Man in the City on the Rooftops

DETROIT, MI - A woman recently called Lyon Township to ask about a large orange cutout of a man along Interstate 96 north of Detroit. The sculpture had been scaring her child, who couldn't sleep at night because he was sure he had seen Freddy Kruger along the highway hours earlier.

That is according to John Sauve, the man behind the steel sculpture, who told MLive that the child's reaction to his Man in the City urban exhibition represents what he expects from everyone who views his sculptures: "It can be a frightening image a times, it can be someone you are, or someone you might be," Sauve said. "I don’t want to plant too many seeds, because everyone has their own identification with it. I like people to embrace it for what it is and make it their own."

Sauve's goal is not to scare children. Far from it, actually. The experienced public art sculptor instead said he draws his energy from working with children, and has launched the Sauve Art Foundation alongside Man in the City to support arts education for children in Detroit.

Man in the City includes about 30 steel sculptures on rooftops throughout Detroit (see gallery). Sauve launched the project in 2008, and has had exhibits in Benton Harbor and in New York City, including Governor’s Island and The High Line.

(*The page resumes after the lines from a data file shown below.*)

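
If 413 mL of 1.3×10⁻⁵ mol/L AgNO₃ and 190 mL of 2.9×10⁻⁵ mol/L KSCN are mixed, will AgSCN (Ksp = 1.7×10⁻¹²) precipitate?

Yes

After mixing, V = 413 mL + 190 mL = 603 mL.
[Ag⁺] = (1.3×10⁻⁵)(413)/603 = 8.9×10⁻⁶ mol/L
[SCN⁻] = (2.9×10⁻⁵)(190)/603 = 9.1×10⁻⁶ mol/L
Q = [Ag⁺][SCN⁻] = 8.1×10⁻¹¹
Since Q (8.1×10⁻¹¹) exceeds Ksp (1.7×10⁻¹²), AgSCN will precipitate.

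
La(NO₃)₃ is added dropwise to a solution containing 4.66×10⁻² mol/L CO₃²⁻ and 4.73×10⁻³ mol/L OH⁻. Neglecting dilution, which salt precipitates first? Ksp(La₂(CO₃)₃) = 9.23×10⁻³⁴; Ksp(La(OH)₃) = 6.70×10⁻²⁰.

A salt starts to precipitate once the ion product Q reaches its Ksp.
For La₂(CO₃)₃: [La³⁺] = (Ksp/[CO₃²⁻]^3)^(1/2) = 3.02×10⁻¹⁵ mol/L
For La(OH)₃: [La³⁺] = (Ksp/[OH⁻]^3) = 6.33×10⁻¹³ mol/L
Since La₂(CO₃)₃ needs less La³⁺ to reach saturation, it precipitates first.

La₂(CO₃)₃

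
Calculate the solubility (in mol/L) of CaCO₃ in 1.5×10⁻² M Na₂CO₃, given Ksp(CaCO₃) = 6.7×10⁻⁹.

CaCO₃(s) ⇌ Ca²⁺(aq) + CO₃²⁻(aq)
CO₃²⁻ is already present at 1.5×10⁻² M. If s mol/L of CaCO₃ dissolves, [Ca²⁺] = s while [CO₃²⁻] ≈ 1.5×10⁻² M.
Ksp = [Ca²⁺][CO₃²⁻] = s(1.5×10⁻²)
s = 6.7×10⁻⁹ / (1.5×10⁻²) = 4.5×10⁻⁷
s = 4.5×10⁻⁷ M

4.5×10⁻⁷ M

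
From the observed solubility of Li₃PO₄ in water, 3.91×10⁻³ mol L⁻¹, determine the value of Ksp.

Ksp = 6.31×10⁻⁹

Li₃PO₄(s) ⇌ 3 Li⁺(aq) + PO₄³⁻(aq)
With molar solubility s: [Li⁺] = 3s, [PO₄³⁻] = s.
Ksp = [Li⁺]^3[PO₄³⁻] = (3s)^3 · s = 27s^4
Ksp = 27 × (3.91×10⁻³)^4 = 6.31×10⁻⁹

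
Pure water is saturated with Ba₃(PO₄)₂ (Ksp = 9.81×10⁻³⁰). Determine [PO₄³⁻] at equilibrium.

1.24×10⁻⁶ M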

In Detroit, the 43" sculptures will be installed for two years, while fundraisers are held to benefit children’s art programs in Detroit. The first such fundraiser is this Thursday at the UDetroit Cafe, and will be raising money for the Carr Center Children's Music Program.

Sauve has already been working with about 25 middle school students through YouthWorks-Detorit. He has asked the kids to decorate their own Man in the City replicas, made of wood, and their creations will be displayed at a fundraiser at Woodbridge Pub in April.

"This is not about creating little artists who go on to be sculptors," Sauve said. "It’s about kids reaching a goal. It's something that can transfer to all aspects of life."

He has worked on similar projects with youths in Benton Harbor and in Royal Oak, and the results have had a lasting impact on him, he said. He said the project in Detroit reflects his "social agenda" for using public art to improve children's lives while he himself also draws energy from the youths.

The sculptures in Detroit can be found downtown, Midtown and elsewhere. "We're kind of spreading them throughout the city," Sauve said. "There's some more that are going to be installed. The idea is to create these destinations in the city."

Of the sculptures themselves, he added, "There's no right or wrong answer to any of it, it's just a public art project that creates discussion and dialogue."